(725h) Targeted Drug Delivery to Atherosclerotic Plaques By VCAM1-Functionalized Liposomal System

Atherosclerosis is the process of plaque formation within the arterial wall that may eventually cause hardening or even blocking of the artery. Despite the progress made in its prevention and pharmacological treatment atherosclerosis is still responsible for 1 out of every 8 deaths in the United States. Current clinical treatments are highly invasive, such as stent surgical procedure, or cause systemic drug toxicity, such as beta and calcium channel blockers. Therefore, there is a need for a more targeted and less invasive therapeutic option for atherosclerosis. The primary goal of this study is to design a surface modified liposomal system with the capability to deliver drug compounds selectively to the sites of arterial plaque in atherosclerosis with minimal systemic toxicity. High cholesterol levels associated with atherosclerosis have been shown to considerably increase vascular-cell adhesion molecule-1 (VCAM1) expression level on the surface of the vascular endothelium monolayer at the site of the plaque. Therefore, VCAM1 molecules have been chosen as the targeting motif for further in-vitro investigation in the current study.

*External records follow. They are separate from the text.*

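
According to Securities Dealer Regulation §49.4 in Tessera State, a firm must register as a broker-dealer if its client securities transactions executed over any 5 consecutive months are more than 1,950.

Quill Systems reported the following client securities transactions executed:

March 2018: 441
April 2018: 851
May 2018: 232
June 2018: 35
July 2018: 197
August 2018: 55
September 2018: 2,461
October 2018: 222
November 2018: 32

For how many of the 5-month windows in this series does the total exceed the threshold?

3

March 2018–July 2018: 441 + 851 + 232 + 35 + 197 = 1,756 (under)
April 2018–August 2018: 851 + 232 + 35 + 197 + 55 = 1,370 (under)
May 2018–September 2018: 232 + 35 + 197 + 55 + 2,461 = 2,980 (over)
June 2018–October 2018: 35 + 197 + 55 + 2,461 + 222 = 2,970 (over)
July 2018–November 2018: 197 + 55 + 2,461 + 222 + 32 = 2,967 (over)
3 windows exceed the threshold.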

The liposomal system used in this study was composed of 1,2-dioleoyl-sn-glycero-3-phosphocholine, sphingomyelin, cholesterol, and phosphatidylethanolamine-polyethylene glycol (PEG)-cyanur (31.67:31.67:31.67:5 mol%) with a diameter of 357 ± 93 nm and a zeta potential of -17.9 ± 0.5 mV. Anti VCAM1 antibody was conjugated directly to the liposome surfaces in the presence of PEG by covalent binding. Antibody conjugation efficiency was measured at 57.8 ± 8.4%using an ELISA kit and corroborated by confocal microcopy. Cytotoxicity of the liposomes was evaluated using the MTS and Trypan blue assays. Liposomes did not show cytotoxicty in the human macrophage cell line (THP-1) and human umbilical vein endothelial cells (HUVEC). Lipopolysaccharide (LPS) treatment was used to induce high VCAM1 expression in HUVEC cells. Anti VCAM1-functionalized liposomes demonstrated more than a 1,000 times higher localization to the surface of the LPS-treated HUVEC cells compared to non-functionalized liposomes and more than 200 times higher localization compared to isotype-control functionalized liposomes as evidenced by confocal microscopy images under static culture conditions. This targeting was observed in both non-fixed and fixed HUVEC cells; however, non-fixed samples showed 66.37% higher localization of functionalized liposomes.

In summary, these findings demonstrate that functionalized liposomes can successfully target cells overexpressing VCAM-1 and might provide a potentially novel drug carrier for the treatment ofatherosclerosis. Current studies are focused on examining the efficiency of liposome targeting to HUVEC cells under shear flow.